Erst war es ein Bote, der während der Oscar-Verleihung medienwirksam Pizza lieferte, dann folgte die kolportiert teuer bezahlte Samsung'sche Selfie-Mania und dieses Mal gab es überaus erfolgreich platzierte kleine Lego-Oscars für alle Beinahegewinner. Klar, die Verleihung des Goldenen Kerls erzeugt weltweite Hypes, verspricht Verbreitung und Prestige. Allein: Es nervt! Das findet eine, die auf den Viral-Hit „First Kiss“ hereinfiel, bezaubert von der Filmidee sich spontan küssender Fremder und entzaubert vom Auftraggeber, nämlich keiner elfengleichen Filmemacherin sondern einer Modekette. Und die es nervt, wenn Promis bei TV-Events dingliche Protagonisten ihres Werbepartners – vom Gummibären bis zur Torte, vom Energy-Drink bis zum Abnehm-Shake – in die Kamera halten.
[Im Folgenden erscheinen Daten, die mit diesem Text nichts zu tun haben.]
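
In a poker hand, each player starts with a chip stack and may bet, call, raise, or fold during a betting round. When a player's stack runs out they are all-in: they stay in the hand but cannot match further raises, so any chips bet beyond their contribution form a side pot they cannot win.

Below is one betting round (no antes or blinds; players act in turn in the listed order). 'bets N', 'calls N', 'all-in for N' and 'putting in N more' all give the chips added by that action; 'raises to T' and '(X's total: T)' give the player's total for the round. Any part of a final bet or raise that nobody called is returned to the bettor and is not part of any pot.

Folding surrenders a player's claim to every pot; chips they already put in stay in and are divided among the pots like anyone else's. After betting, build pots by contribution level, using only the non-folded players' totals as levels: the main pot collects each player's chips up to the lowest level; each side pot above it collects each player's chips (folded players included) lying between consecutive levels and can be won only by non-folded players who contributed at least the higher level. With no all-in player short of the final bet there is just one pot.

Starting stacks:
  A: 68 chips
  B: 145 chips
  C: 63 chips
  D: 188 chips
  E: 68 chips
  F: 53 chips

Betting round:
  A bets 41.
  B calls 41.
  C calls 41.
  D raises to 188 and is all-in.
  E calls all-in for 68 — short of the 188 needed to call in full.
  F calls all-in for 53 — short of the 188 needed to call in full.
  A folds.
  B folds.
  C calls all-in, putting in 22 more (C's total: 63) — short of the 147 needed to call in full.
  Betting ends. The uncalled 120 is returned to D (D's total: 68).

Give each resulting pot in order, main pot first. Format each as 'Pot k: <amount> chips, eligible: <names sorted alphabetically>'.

Contributions (after 120 returned to D): A=41, B=41, C=63, D=68, E=68, F=53
Folded: A, B
Pot levels (distinct totals of non-folded players): 53, 63, 68
Layer 1-53: A 41 + B 41 + C 53 + D 53 + E 53 + F 53 = 294 chips; eligible C, D, E, F
Layer 54-63: 10 each from C, D, E = 10*3 = 30 chips; eligible C, D, E
Layer 64-68: 5 each from D, E = 5*2 = 10 chips; eligible D, E

Pot 1: 294 chips, eligible: C, D, E, F
Pot 2: 30 chips, eligible: C, D, E
Pot 3: 10 chips, eligible: D, E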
Was kommt als nächstes: Nacken- und Fußmassagen für gestresste Promis vom örtlichen Wellness-Center bei der Übertragung der Goldenen Kamera, ein achsospontanes Make-up-Refresh live beim Grimme-Preis oder ein kleines Sektchen vor laufender Kamera bei den Grammys? And the Oscar goes to … nowhere else, please.